Por que é tão difícil pararmos de nos maltratar? (do livro "Autocompaixão")

Por que é tão difícil pararmos de nos maltratar?

Trecho do livro "Autocompaixão", de Kristin Neff

Talvez a nossa tendência para a autocrítica seja mais desconcertante do que o desejo de nos enxergar positivamente. Mas ambos são igualmente fortes. Como o escritor britânico Anthony Powell observou, “o amor-próprio muitas vezes parece não ser correspondido”. Quando não conseguimos reinterpretar a realidade, a fim de nos sentirmos melhores que os outros, quando somos forçados a, finalmente, enfrentar o fato de que nossa autoimagem é mais desonrosa do que gostaríamos que fosse, o que acontece? Com frequência, emergem das sombras a Malévola ou o bicho-papão, que atacam nossos “eus” imperfeitos com uma agressividade surpreendente. E a linguagem da autocrítica fere como faca afiada.

A maioria dos nossos pensamentos autocríticos assume a forma de um diálogo interno, comentários constantes avaliando o que estamos experimentando. Por não haver censura social quando o nosso diálogo interno é áspero ou insensível, muitas vezes falamos a nós mesmos de uma forma especialmente brutal. “Você é tão gordo e nojento!”. “Foi muito estúpido o que você disse”. “É um perdedor, mesmo. Não admira que ninguém o queira”. Esse autoabuso é muito comum. Floccinaucinihilipilification, palavra que significa considerar algo trivial, é uma das palavras mais longas no idioma inglês. O motivo pelo qual usamos o autoabuso é tão misterioso e perturbador quanto a pronúncia dessa palavra.

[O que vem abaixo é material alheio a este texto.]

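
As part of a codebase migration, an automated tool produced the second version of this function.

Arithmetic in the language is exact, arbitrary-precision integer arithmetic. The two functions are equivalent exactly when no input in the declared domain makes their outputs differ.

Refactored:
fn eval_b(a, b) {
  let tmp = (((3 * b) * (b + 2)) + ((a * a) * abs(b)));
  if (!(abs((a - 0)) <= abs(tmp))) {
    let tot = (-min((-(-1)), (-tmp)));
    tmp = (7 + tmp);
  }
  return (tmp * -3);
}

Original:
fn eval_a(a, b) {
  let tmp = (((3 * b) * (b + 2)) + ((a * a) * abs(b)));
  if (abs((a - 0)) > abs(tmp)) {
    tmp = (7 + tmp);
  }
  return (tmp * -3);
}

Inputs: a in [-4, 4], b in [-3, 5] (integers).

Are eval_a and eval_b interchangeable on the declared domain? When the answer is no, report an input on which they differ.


The two are interchangeable: statement counts differ; min/max/abs usage differs; boolean connective usage differs; local variable names differ; comparison usage differs; constant usage differs, and every declared input agrees.
Spot check at a=-4, b=-3 — eval_a: tmp := 57 | (abs((a - 0)) > abs(tmp)): false | result -171. eval_b: tmp := 57 | (!(abs((a - 0)) <= abs(tmp))): false | result -171. Both give -171.
Every one of the 81 inputs gives matching results.
verdict: equivalent


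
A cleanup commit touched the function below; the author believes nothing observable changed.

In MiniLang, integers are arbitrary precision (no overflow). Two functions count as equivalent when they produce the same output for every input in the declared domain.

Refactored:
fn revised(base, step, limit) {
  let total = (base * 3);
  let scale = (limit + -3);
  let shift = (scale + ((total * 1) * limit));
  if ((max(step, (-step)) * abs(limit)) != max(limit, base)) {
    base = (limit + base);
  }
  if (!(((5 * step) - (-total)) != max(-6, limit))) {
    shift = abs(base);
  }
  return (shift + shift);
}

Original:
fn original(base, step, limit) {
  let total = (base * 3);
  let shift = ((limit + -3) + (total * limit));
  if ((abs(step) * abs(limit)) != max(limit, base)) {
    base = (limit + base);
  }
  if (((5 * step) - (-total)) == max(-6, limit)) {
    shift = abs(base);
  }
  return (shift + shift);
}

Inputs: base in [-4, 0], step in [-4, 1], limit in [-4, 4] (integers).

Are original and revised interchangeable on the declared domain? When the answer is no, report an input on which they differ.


The two are interchangeable: min/max/abs usage differs, plus comparison usage differs, plus statement counts differ, plus local variable names differ, plus boolean connective usage differs, plus constant usage differs, plus arithmetic usage differs, and every declared input agrees.
One worked example (base=-3, step=-1, limit=-4) — original: total=-9, then shift=29, then ((abs(step) * abs(limit)) != max(limit, base)) is true, then base=-7, then (((5 * step) - (-total)) == max(-6, limit)) is false, then returns 58; revised: total=-9, then scale=-7, then shift=29, then ((max(step, (-step)) * abs(limit)) != max(limit, base)) is true, then base=-7, then (!(((5 * step) - (-total)) != max(-6, limit))) is false, then returns 58; agreement on 58.
Across all 270 domain points the two functions coincide.
verdict: equivalent


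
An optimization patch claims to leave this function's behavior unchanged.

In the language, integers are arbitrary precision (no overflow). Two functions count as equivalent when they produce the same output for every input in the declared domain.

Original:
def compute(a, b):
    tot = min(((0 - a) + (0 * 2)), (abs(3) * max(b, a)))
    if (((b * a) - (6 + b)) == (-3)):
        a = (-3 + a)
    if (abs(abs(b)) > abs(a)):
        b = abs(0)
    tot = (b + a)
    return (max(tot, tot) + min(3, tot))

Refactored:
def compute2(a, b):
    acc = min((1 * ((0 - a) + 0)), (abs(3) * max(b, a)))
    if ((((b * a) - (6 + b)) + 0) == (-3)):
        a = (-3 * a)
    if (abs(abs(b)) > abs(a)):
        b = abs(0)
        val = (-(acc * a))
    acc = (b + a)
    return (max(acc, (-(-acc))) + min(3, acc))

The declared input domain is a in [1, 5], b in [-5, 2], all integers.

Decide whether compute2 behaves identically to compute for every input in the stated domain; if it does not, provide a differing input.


At a=4, b=1: compute gives 4, compute2 gives -22.
verdict: not equivalent; witness: a=4, b=1


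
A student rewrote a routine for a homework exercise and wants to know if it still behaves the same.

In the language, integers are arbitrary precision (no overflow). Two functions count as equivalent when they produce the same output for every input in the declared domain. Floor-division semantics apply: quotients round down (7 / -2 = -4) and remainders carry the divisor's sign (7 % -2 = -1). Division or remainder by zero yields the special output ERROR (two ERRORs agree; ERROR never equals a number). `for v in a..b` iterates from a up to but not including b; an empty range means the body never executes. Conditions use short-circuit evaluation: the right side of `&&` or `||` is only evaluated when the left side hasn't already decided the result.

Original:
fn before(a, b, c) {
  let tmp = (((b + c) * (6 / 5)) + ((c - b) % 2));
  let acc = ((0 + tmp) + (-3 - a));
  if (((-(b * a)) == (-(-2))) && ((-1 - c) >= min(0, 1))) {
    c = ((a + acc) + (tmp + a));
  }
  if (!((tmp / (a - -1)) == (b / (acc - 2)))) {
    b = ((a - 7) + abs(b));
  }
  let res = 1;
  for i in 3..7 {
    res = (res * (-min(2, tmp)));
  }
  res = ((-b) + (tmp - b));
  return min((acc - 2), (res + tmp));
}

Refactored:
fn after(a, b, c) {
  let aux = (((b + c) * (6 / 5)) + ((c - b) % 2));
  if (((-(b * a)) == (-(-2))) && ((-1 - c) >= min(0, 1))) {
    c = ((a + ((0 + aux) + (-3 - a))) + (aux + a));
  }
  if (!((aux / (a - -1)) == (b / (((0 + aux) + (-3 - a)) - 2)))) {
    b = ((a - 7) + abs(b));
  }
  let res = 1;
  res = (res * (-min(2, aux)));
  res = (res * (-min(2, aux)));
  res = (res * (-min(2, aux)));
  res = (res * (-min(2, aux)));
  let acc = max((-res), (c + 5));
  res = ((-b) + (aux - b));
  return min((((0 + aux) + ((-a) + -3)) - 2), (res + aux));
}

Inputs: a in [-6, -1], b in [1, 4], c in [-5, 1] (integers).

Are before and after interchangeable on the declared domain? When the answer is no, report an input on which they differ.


Comparing the listings, the differences include: local variable names differ; constant usage differs; statement counts differ; loop structure differs; arithmetic usage differs; min/max/abs usage differs.
As a probe, take a=-1, b=3, c=-1: before runs tmp = 2; acc = 0; (((-(b * a)) == (-(-2))) && ((-1 - c) >= min(0, 1))) -> false; division by zero -> ERROR; after runs aux = 2; (((-(b * a)) == (-(-2))) && ((-1 - c) >= min(0, 1))) -> false; division by zero -> ERROR; both end at ERROR.
Checked all 168 inputs in the declared domain: the outputs agree on every one.
verdict: equivalent


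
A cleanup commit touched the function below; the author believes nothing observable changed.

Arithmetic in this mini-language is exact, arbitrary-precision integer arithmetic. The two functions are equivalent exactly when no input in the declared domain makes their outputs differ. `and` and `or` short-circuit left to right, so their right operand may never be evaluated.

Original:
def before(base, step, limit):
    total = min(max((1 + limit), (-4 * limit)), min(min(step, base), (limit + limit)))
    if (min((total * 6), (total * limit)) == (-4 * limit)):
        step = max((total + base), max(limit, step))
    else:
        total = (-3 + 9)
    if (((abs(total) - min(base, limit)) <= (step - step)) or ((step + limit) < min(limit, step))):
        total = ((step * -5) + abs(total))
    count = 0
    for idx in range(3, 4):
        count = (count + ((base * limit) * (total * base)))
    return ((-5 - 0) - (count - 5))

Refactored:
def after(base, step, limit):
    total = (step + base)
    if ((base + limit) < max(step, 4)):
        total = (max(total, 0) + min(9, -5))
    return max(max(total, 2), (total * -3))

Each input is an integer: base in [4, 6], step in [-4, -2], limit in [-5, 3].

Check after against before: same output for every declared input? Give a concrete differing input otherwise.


There is a counterexample at base=4, step=-4, limit=-5: 2080 on one side, 15 on the other.
before: total := -10 | (min((total * 6), (total * limit)) == (-4 * limit)): false | total := 6 | (((abs(total) - min(base, limit)) <= (step - step)) or ((step + limit) < min(limit, step))): true | total := 26 | count := 0 | iter idx=3: | count := -2080 | result 2080
after: total := 0 | ((base + limit) < max(step, 4)): true | total := -5 | result 15
verdict: not equivalent; witness: base=4, step=-4, limit=-5


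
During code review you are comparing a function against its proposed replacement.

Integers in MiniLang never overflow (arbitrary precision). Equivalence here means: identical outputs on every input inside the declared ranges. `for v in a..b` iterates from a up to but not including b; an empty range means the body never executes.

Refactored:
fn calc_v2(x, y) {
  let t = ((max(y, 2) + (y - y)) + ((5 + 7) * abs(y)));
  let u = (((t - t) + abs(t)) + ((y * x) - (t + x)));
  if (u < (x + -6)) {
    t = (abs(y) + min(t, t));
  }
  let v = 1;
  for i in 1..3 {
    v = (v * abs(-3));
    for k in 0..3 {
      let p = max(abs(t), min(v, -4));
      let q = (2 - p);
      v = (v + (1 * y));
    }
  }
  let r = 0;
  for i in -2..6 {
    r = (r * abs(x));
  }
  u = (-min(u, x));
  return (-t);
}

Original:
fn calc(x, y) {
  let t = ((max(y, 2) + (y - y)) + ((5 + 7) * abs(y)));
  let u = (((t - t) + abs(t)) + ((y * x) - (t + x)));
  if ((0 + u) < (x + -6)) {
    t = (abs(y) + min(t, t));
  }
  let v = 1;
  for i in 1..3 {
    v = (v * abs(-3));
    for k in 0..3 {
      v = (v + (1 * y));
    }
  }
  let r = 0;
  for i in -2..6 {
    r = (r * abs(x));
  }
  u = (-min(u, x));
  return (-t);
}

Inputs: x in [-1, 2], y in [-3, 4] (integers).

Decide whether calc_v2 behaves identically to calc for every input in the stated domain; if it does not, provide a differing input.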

No entanto, nosso comportamento pode se tornar mais compreensível se entendermos que, assim como o autoengrandecimento, a autocrítica é um comportamento de segurança, projetado para garantir a aceitação dentro de um grupo social maior. Apesar de o cão alfa começar a comer primeiro, a matilha que deita no chão e mostra a barriga também consegue comer. A autocrítica é um comportamento submisso, porque faz com que nos humilhemos diante de outras pessoas imaginárias que nos julgam e depois recompensam nossa submissão com migalhas. Quando somos forçados a admitir nossos erros, apaziguamos julgamentos mentais, submetendo-nos às suas opiniões negativas.

Considere, por exemplo, como as pessoas muitas vezes se criticam na frente dos outros: “Eu pareço uma vaca neste vestido”, “Sou analfabeto com computadores”, “Eu tenho o pior sentido de direção de todas as pessoas que conheço!” (Estou sempre falando essa última frase, especialmente quando estou levando meus amigos a algum lugar e me perco pela enésima vez.) É como se estivéssemos dizendo: “Vou me criticar antes que você o faça. Reconheço minhas falhas e imperfeições. Sou assim e não preciso ouvir broncas repetindo o que eu já sei. Espero a sua empatia em vez de julgamentos. Além disso, quero que você me convença de que não sou tão ruim quanto imagino”. Essa postura defensiva decorre do desejo natural de não ser rejeitado e abandonado, e faz sentido quando falamos dos nossos instintos mais básicos de sobrevivência.